Violent, unprovoked outbursts in male mice have been linked to changes in a brain structure tied to the control of anxiety and fear, according to a report by researchers from NYU Langone Medical Center to be published in the journal Current Biology online Feb. 11, 2016.
Damage or lost function in the animals’ midbrain wall structure — the lateral septum — was found to trigger a cascade of activity in other brain regions that produced “septal rage.” These sudden, violent acts, mostly attacks on other mice, have long been seen in rodents with a damaged lateral septum, and in some birds, researchers say.
“Our latest findings show how the lateral septum in mice plays a gatekeeping role, simultaneously ‘pushing down the brake’ and ‘lifting the foot off the accelerator’ of violent behavior,” says study senior investigator Dayu Lin, PhD, an assistant professor at NYU Langone’s Druckenmiller Neuroscience Institute.
The lateral septum, Lin notes, is physically connected to, and receives electrical signals from, the part of the brain that controls emotion and learning (the hippocampus). The lateral septum also projects into and receives signals from the brain region most broadly tied to aggression and hormone production (the hypothalamus).

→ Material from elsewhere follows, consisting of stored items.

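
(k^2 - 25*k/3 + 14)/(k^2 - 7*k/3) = (k - 6)/k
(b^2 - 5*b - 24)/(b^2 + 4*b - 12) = (b^2 - 5*b - 24)/(b^2 + 4*b - 12)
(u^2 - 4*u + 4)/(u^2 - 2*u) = (u - 2)/u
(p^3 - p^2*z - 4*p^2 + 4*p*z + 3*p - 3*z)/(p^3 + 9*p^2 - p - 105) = (p^2 - p*z - p + z)/(p^2 + 12*p + 35)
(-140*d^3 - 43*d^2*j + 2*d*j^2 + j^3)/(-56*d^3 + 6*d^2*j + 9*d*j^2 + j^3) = (35*d^2 + 2*d*j - j^2)/(14*d^2 - 5*d*j - j^2)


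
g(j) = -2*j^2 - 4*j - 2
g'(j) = -4*j - 4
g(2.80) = -28.88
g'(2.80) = -15.20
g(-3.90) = -16.82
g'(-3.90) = 11.60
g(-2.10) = -2.42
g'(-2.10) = 4.40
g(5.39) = -81.66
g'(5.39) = -25.56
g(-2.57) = -4.93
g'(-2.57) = 6.28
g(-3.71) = -14.69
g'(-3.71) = 10.84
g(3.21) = -35.45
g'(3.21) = -16.84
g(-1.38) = -0.29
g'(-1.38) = 1.52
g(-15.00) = -392.00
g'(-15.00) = 56.00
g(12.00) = -338.00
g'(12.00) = -52.00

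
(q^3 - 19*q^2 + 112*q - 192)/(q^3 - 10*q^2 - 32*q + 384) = (q - 3)/(q + 6)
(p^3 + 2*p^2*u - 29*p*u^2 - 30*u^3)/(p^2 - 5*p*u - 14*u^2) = (-p^3 - 2*p^2*u + 29*p*u^2 + 30*u^3)/(-p^2 + 5*p*u + 14*u^2)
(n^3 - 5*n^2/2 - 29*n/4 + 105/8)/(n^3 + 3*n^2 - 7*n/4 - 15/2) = (n - 7/2)/(n + 2)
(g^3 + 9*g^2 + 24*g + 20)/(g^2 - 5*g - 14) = (g^2 + 7*g + 10)/(g - 7)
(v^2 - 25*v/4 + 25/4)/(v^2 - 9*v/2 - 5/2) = (4*v - 5)/(2*(2*v + 1))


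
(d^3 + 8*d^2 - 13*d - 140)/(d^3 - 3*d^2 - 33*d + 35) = (d^2 + 3*d - 28)/(d^2 - 8*d + 7)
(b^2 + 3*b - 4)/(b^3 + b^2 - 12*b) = (b - 1)/(b*(b - 3))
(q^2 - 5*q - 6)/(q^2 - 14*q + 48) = (q + 1)/(q - 8)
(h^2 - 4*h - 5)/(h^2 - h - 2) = (h - 5)/(h - 2)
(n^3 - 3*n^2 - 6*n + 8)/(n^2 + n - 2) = n - 4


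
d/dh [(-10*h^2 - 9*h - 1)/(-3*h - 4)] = (30*h^2 + 80*h + 33)/(9*h^2 + 24*h + 16)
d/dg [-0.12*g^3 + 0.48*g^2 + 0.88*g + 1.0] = -0.36*g^2 + 0.96*g + 0.88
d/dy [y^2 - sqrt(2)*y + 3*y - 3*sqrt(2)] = 2*y - sqrt(2) + 3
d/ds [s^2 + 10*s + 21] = 2*s + 10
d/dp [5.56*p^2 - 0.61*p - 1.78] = 11.12*p - 0.61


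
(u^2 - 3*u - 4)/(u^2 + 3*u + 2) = (u - 4)/(u + 2)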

Lin emphasizes that septal rage is not known to occur in humans, but that studying male aggression in mice might help to map the circuitry involved in controlling other forms of aggression, including violent behavior in humans.

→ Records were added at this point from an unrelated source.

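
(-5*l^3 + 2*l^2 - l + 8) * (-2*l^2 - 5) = 10*l^5 - 4*l^4 + 27*l^3 - 26*l^2 + 5*l - 40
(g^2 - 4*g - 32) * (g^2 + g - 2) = g^4 - 3*g^3 - 38*g^2 - 24*g + 64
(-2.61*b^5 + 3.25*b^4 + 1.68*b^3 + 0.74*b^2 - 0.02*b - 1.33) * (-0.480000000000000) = 1.2528*b^5 - 1.56*b^4 - 0.8064*b^3 - 0.3552*b^2 + 0.0096*b + 0.6384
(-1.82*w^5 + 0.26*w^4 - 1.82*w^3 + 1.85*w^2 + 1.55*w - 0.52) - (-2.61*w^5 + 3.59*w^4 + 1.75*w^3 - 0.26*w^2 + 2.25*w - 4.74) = 0.79*w^5 - 3.33*w^4 - 3.57*w^3 + 2.11*w^2 - 0.7*w + 4.22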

Among the study’s key findings was that stimulating brain cells in the lateral septum controlled other brain cells, notably in a centrally located region of the hypothalamus, identified anatomically as the ventrolateral part of the ventromedial hypothalamus. Previous research by Lin had shown this brain region to be highly active during natural aggression but, until now, had not identified the other parts of the brain that interact with it in this context.
By “exciting” selected groups of brain cells with light from a surgically inserted probe, Lin and her colleagues changed the activity of cells in the lateral septum, and found that they could start, stop, and re-start aggressive outbursts in the study mice.
According to Lin, interrupting the connection between the lateral septum and ventromedial hypothalamus did not affect the mice’s sexual behavior, and did not in other experiments stop male mice from attempting to have sex with female mice. This is important, Lin says, because it demonstrates that two innate behaviors, aggression and sexual behavior, can be adjusted separately.
The scientists also found that when excited, lateral septum cells increased activity in one set of brain cells in the ventrolateral part of the ventromedial hypothalamus, even as they decreased activity in another nerve cell set in the same region. Indeed, the cells most active during mice attacks were those suppressed to the greatest degree during septal stimulation, while the cells suppressed during aggression were most active when the lateral septum was stimulated. Lin says this finding suggests that the lateral septum is a “smart” gatekeeper of aggression, suppressing attack-excited cells while activating attack-inhibited cells.
“Our research provides what we believe is the first evidence that the lateral septum directly ‘turns the volume up or down’ in aggression in male mice, and it establishes the first ties between this region and the other key brain regions involved in violent behavior,” says Lin.
The research team next plans to investigate which specific brain cells in the lateral septum control male aggression, and under what conditions they are activated to promote or halt the behavior. Lin says her long-term goal is to determine whether or not therapeutic means can be found to control aggression without compromising other social and cognitive functions.